Игра с мечтой - страница 28
Когда я выросла, я поняла, что во многом из-за меня он ценил маму Тоню, а не только за её любовь к нему самому. Он видел, что его девочка теперь тоже ходит чистая, свежая, да к тому же дружна с родной дочерью новой жены. В этих отношениях с новой женой было больше уважения и тепла, чем любви и страсти.
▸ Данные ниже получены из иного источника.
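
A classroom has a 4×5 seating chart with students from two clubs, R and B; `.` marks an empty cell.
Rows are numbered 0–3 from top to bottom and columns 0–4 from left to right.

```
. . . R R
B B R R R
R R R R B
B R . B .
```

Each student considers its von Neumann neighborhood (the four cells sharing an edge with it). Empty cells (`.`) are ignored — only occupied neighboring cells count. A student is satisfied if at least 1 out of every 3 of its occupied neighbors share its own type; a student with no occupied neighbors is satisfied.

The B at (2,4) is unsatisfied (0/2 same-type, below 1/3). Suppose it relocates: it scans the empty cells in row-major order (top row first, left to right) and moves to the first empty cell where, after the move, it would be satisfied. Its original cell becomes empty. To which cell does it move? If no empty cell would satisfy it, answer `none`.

(0,0)

Vacating (2,4). Empty cells in order:
  (0,0): 1/1 same-type → satisfied — stop here.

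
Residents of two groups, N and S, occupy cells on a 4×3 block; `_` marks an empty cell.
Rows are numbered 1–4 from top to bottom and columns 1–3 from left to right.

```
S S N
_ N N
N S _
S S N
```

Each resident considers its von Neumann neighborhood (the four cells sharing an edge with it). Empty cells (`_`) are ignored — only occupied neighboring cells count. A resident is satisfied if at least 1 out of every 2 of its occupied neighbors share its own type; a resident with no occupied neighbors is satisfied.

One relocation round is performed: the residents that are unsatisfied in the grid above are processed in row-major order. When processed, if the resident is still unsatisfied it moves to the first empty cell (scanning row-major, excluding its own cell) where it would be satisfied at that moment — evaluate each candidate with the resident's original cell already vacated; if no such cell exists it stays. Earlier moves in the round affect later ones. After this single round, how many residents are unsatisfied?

2

Initially unsatisfied (in order): (1,2), (2,2), (3,1), (3,2), (4,3).
  (1,2): no empty cell satisfies it; stays.
  (2,2) → (2,1).
  (3,1) → (2,2).
  (3,2): now satisfied by earlier moves; stays.
  (4,3) → (3,3).
Resulting grid:
S S N
N N N
_ S N
S S _
Unsatisfied now: (1,2), (3,2).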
Я, вероятно, на подсознательном уровне впитала первый сценарий папиной любви. И мечтала именно о такой любви будущего мужа ко мне.
Лана
Моё первое осознанное воспоминание о папе – это его, в некотором роде, предательство. Я чем-то заболела, и именно папа повёл меня в больницу. Она находилась не очень далеко и, вероятно, у меня поначалу не было температуры и сильных болей, раз мы туда пошли пешком. Я помню, как мы с ним проходили по влажному после дождя школьному стадиону с ярко окрашенными металлическими лестницами и брусьями. Потом мы вошли в здание больницы. Я не помню, как меня осматривали или что-то подобное. Помню только, что меня отвели одну, уже без папы, в палату к каким-то незнакомым людям, а папа ушёл! Я осталась там одна. Было мне, как я выяснила потом в сознательном возрасте у мамы, четыре года. Я не понимала, что он меня тут оставил и не придёт за мной, чтобы отвести назад домой. Всю ночь я, то спала, то просыпалась и плакала. Наутро пришла моя бабушка, моя спасительница. Именно она осталась в больнице на несколько дней. Даже сейчас я помню, какой халат она носила, пока там находилась со мной.
И, тем не менее, я не впала в обиду и не считала, как сказала в самом начале, предательством поступок папы. Папу я любила. Мне с ним было спокойно. И у меня с ним были замечательные отношения. Почему-то по имени – Лёня – его называли только в семье, а все друзья называли Блондин. Он, действительно, был блондином с голубыми глазами, прекрасной фигурой и доброй душой. Он был самым хорошим врачом для всех своих больных. Но вот помощником маме он был некудышним. Но это я пойму позже.
А в детстве мы по установленному ритуалу каждое воскресенье шли на базар (так на юге исторически называются рынки), и по дороге я рассказывала ему про школу, про друзей, учителей, а папа просто молча, внимал. Он любил ходить во все мои многочисленные школы на собрания и слушать, как учителя меня расхваливают. Придя на базар и купив всё по списку, составленному мамой, он мне говорил: «Долг исполнен, а что хочешь ты?» И покупал то, что по сиюминутному желанию мне приглянулось – солёный огурец или помидор, варёного рака или пастилу.
Не знаю как, но получалось, что мою сестру папа и на балет водил, чтобы она что-то из его собственных умений унаследовала, и на коньках научил кататься, и на велосипеде, и в горы на Кавказ с собой прихватил, и на занятиях гимнастикой настоял. Мне из всего перечисленного только гимнастика и досталась, и то ненадолго, так как уже через год наши с сестрой смены в школе не совпали, а ездить на трамвае одной мне в то время ещё не разрешали. Но в обиды или ревность я впала. Это просто констатация фактов.
Когда мне исполнилось четырнадцать лет, я внешне вполне «тянула» на все шестнадцать и потом уже не сильно менялась. Идя с папой по городу, я чувствовала, как ему приятно быть в компании такой привлекательной девушки, какой я была. Тем же летом, наконец, повезло мне, а не сестре, по вполне объективным обстоятельствам. Сестра поступила в университет в другом городе и находилась там. И папа взял с собой меня на отдых к морю. Мы вдвоём, без мамы двинули в пансионат, который находился на одной территории с международным студенческим лагерем.